Remarking on the difficulty presented by Old Testament passages like 1 Kings 18.40, Origen commented:
“The Word of God has arranged that certain stumbling blocks, as it were, and obstacles and impossibilities be inserted into the midst of the Law and the narrative, in order that we may not be drawn away completely by the sheer attractiveness of the language and so we either completely reject the teachings, learning nothing worthy of God, or, not moving away from the letter, we learn nothing more divine.”
In other words—
Scripture sanctifies us not by merely reporting information about God.
For example, “God is love.”
Scripture sanctifies us by catching us up in our assumptions about God.
For example, it’s not God who is called into question.
Today, it’s not God who is called into question; its Elijah.
Notice the passage never explicitly says God told Elijah to slaughter the prophets of Baal.
In our sin and unbelief, we supply the summons— and I’ve gotten you this far into the sermon assuming it was so.
I lured you into thinking the Lord probably issued such an order.
But verse forty does not begin, “The word of the Lord came to Elijah, saying, “Seize the prophets of Baal…”” Look again, it’s not there. And turn to the next chapter, what do you discover? Elijah is depressed and bereft, lamenting that he was zealous for the Lord but the Lord is now with him not.
Why?
Because in his zeal for the Lord, he took it upon himself to execute the four hundred and fifty prophets of Baal. He did that act, and—like so many believers today— he attributed his actions to the Lord.

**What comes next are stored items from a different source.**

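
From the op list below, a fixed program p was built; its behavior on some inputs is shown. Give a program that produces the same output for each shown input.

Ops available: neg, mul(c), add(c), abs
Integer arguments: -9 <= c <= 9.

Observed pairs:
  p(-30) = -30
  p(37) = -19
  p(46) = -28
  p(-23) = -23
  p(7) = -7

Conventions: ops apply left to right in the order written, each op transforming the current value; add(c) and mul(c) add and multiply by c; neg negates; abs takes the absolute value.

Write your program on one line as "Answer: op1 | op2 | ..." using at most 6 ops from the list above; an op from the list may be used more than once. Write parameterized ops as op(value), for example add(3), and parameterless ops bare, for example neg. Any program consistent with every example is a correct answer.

add(-9) | abs | add(-9) | abs | neg

Check, running the answer program on each example:
  -30 -> -39 -> 39 -> 30 -> 30 -> -30
  37 -> 28 -> 28 -> 19 -> 19 -> -19
  46 -> 37 -> 37 -> 28 -> 28 -> -28
  -23 -> -32 -> 32 -> 23 -> 23 -> -23
  7 -> -2 -> 2 -> -7 -> 7 -> -7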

According to Origen, the Lord providentially sticks stumbling blocks into the Bible precisely so that we will trip up and tumble over and fall into his gracious and loving arms.

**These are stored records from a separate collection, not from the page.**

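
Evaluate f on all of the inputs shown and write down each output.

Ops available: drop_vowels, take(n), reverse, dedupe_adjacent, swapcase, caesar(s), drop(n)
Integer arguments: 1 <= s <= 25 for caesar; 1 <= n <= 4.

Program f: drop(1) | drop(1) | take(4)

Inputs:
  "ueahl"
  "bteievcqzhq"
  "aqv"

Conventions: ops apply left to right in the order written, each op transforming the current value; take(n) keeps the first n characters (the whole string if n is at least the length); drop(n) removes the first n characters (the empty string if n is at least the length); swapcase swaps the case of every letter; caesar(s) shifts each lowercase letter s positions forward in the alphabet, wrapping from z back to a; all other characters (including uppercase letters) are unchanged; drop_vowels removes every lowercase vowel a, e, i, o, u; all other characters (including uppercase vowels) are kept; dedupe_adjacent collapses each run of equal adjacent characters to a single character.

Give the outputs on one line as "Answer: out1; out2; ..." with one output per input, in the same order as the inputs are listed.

"ahl"; "eiev"; "v"

Execution, op by op:
  "ueahl" -> "eahl" -> "ahl" -> "ahl"
  "bteievcqzhq" -> "teievcqzhq" -> "eievcqzhq" -> "eiev"
  "aqv" -> "qv" -> "v" -> "v"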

In other words, the ugly parts and nasty bits are there for a purpose. Or, as the Protestant Reformers put it, we are mortified and vivified in our encounter with the troublesome texts of scripture. They open us up and expose us. And, so doing, they heal us.
“WHAT ABOUT UZZAH’S MOTHER?!”
She asked me in the exit line— no, she demanded of me.
I stammered.
Until finally I said, “Well, what would you say to Uzzah’s mother? I suspect she’d rather hear from you.”
And then she took my hands— both of my hands— and placed them on the belly where her baby had been.
I attempted to ignore the shame flushing on my cheeks and the tears welling in the corners of my eyes.
She looked me straight on— damn the vulnerability— and she said, “I think God’s power and presence and holiness was found not in a gilded box that could blow at any time, but in the ark of a mother’s womb, like Mary’s womb.”
“Like this one,” and she pressed my hands deeper into her belly.
She held my hands there and said, “On those same grounds, I refuse to believe what you said and I don’t believe you really believe it. I don’t believe that God takes us from us for reasons all his own. I believe that God loves us so much that he gives, gives even himself.”
She released me from my her grip.
My hands fell back from her belly.
They landed at my sides like I was a patient on an operating table.
“I guess I’d say something like that to Uzzah’s Mom. What do you think?”
“What do I think? I think the Lord stuck this passage into scripture; so that, you would preach this precise word. To me. Today.”
The word of the Lord is not always comforting Frequently, it is confusing. Rarely, is it finished.
So come to the table.
It is more than a supper table; it is an operating table.
The word has opened the wound.
So come to the table. With word and wine and bread, let the Great Physician finish his work. To make you what you otherwise would not be.